How Flex Lewis turned his arms from a weakness to a strength.

COMPOUNDING THE PAIN

After doing five isolation exercises in 100-rep rotations, Lewis has pre-exhausted his triceps. So next up he thoroughly toasts his tri’s with two compound exercises: close-grip bench presses and dips. Both of these also hit the chest and front deltoids, but after his 400- or 500-rep cable barrage, his arms are going to give out long before he taxes anything else.

“With close-grip benches, I pyramid, using heavier weights and fewer reps. I go to no fewer than eight reps, and I may get forced reps on the last two. I tend to use the Smith machine. I flip an incline bench (set in the flat position) around. And I angle the seat part up, and that’s where I put my head. That way, I can more easily watch what’s happening. My grip is set by touching my thumbs. So I take a grip that is about two thumbs apart. Some people who are taller than me may have two inches between thumb-to-thumb, but anything more than that I think hits the chest more and the triceps less. And if I use the Smith machine, I come down to the lowest part of my pecs. I just feel that gives me the best stretch for my triceps.”
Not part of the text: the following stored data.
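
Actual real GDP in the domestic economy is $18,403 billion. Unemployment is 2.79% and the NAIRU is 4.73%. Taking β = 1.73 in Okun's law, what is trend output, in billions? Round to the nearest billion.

Unemployment gap = 2.79 - 4.73 = -1.94 points, so output gap = -1.73 × (-1.94) = 3.3562%.
Since Y = Y* × (1 + gap/100), Y* = 18403/1.033562 ≈ 17805 billion.

$17,805 billion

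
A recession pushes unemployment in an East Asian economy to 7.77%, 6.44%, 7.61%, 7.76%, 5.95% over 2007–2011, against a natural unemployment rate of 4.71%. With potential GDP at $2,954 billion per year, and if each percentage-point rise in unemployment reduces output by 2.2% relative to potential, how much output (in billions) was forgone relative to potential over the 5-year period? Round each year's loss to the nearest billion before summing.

$778 billion

Year 2007: gap = -2.2 × (7.77 - 4.71) = -6.732%, loss ≈ 2954 × 6.732/100 ≈ 199.
Year 2008: gap = -2.2 × (6.44 - 4.71) = -3.806%, loss ≈ 2954 × 3.806/100 ≈ 112.
Year 2009: gap = -2.2 × (7.61 - 4.71) = -6.38%, loss ≈ 2954 × 6.38/100 ≈ 188.
Year 2010: gap = -2.2 × (7.76 - 4.71) = -6.71%, loss ≈ 2954 × 6.71/100 ≈ 198.
Year 2011: gap = -2.2 × (5.95 - 4.71) = -2.728%, loss ≈ 2954 × 2.728/100 ≈ 81.
Total lost output = 199 + 112 + 188 + 198 + 81 = 778 billion.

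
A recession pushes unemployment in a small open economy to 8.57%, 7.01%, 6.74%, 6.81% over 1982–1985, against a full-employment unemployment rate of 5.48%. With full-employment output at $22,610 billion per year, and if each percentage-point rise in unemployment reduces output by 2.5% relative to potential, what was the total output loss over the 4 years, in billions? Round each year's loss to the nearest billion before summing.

$4,076 billion

Year 1982: gap = -2.5 × (8.57 - 5.48) = -7.725%, loss ≈ 22610 × 7.725/100 ≈ 1747.
Year 1983: gap = -2.5 × (7.01 - 5.48) = -3.825%, loss ≈ 22610 × 3.825/100 ≈ 865.
Year 1984: gap = -2.5 × (6.74 - 5.48) = -3.15%, loss ≈ 22610 × 3.15/100 ≈ 712.
Year 1985: gap = -2.5 × (6.81 - 5.48) = -3.325%, loss ≈ 22610 × 3.325/100 ≈ 752.
Total lost output = 1747 + 865 + 712 + 752 = 4076 billion.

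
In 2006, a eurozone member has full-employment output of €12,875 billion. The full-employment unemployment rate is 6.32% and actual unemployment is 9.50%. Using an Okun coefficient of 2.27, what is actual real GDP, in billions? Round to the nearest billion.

€11,946 billion

Unemployment gap = 9.5 - 6.32 = 3.18 points, so the output gap is -2.27 × 3.18 = -7.2186%.
Actual GDP = 12875 × (1 - 7.2186/100) = 12875 × 0.927814 ≈ 11946 billion.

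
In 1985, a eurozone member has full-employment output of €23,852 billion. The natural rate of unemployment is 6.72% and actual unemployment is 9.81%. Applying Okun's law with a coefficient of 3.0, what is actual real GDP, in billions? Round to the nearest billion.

€21,641 billion

Unemployment gap = 9.81 - 6.72 = 3.09 points, so the output gap is -3 × 3.09 = -9.27%.
Actual GDP = 23852 × (1 - 9.27/100) = 23852 × 0.9073 ≈ 21641 billion.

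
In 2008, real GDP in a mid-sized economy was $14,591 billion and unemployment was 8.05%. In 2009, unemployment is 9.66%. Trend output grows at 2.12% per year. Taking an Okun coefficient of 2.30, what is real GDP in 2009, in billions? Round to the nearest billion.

$14,360 billion

Δu = 9.66 - 8.05 = 1.61 points.
Okun's law (growth form): g_Y = g_Y* - β × Δu = 2.12 - 2.30 × (1.61) = 2.12 - 3.703 = -1.583%.
Real GDP in the next year = 14591 × (1 - 1.583/100) = 14591 × 0.98417 ≈ 14360 billion.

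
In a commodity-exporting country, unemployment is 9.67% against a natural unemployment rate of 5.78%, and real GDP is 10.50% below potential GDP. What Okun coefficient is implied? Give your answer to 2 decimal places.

Okun's law: output gap = -β × (u - u*).
-10.50 = -β × (9.67 - 5.78) = -β × 3.89, so β = 10.5/3.89 = 2.70.

β ≈ 2.70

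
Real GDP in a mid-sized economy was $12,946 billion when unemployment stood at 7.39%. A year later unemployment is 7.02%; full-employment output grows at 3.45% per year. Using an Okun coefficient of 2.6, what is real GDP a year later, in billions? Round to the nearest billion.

Δu = 7.02 - 7.39 = -0.37 points.
Okun's law (growth form): g_Y = g_Y* - β × Δu = 3.45 - 2.6 × (-0.37) = 3.45 + 0.962 = 4.412%.
Real GDP in the next year = 12946 × (1 + 4.412/100) = 12946 × 1.04412 ≈ 13517 billion.

$13,517 billion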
Of his other compound triceps exercise, Lewis avers: “I love dips. I do these with just my body weight. I try to get high reps, and I go to failure on every set. I try to eliminate my chest as much as I can. I use dips on chest day, but then I dramatically lean forward. For triceps, I keep my body as upright as possible. If I don’t do body-weight dips, I’ll do machine dips. Again, I keep my rep-range to 20-plus. But I tend to squeeze a lot more on these, especially on the final two or three reps of sets. I’ll hold and squeeze as hard as I can.”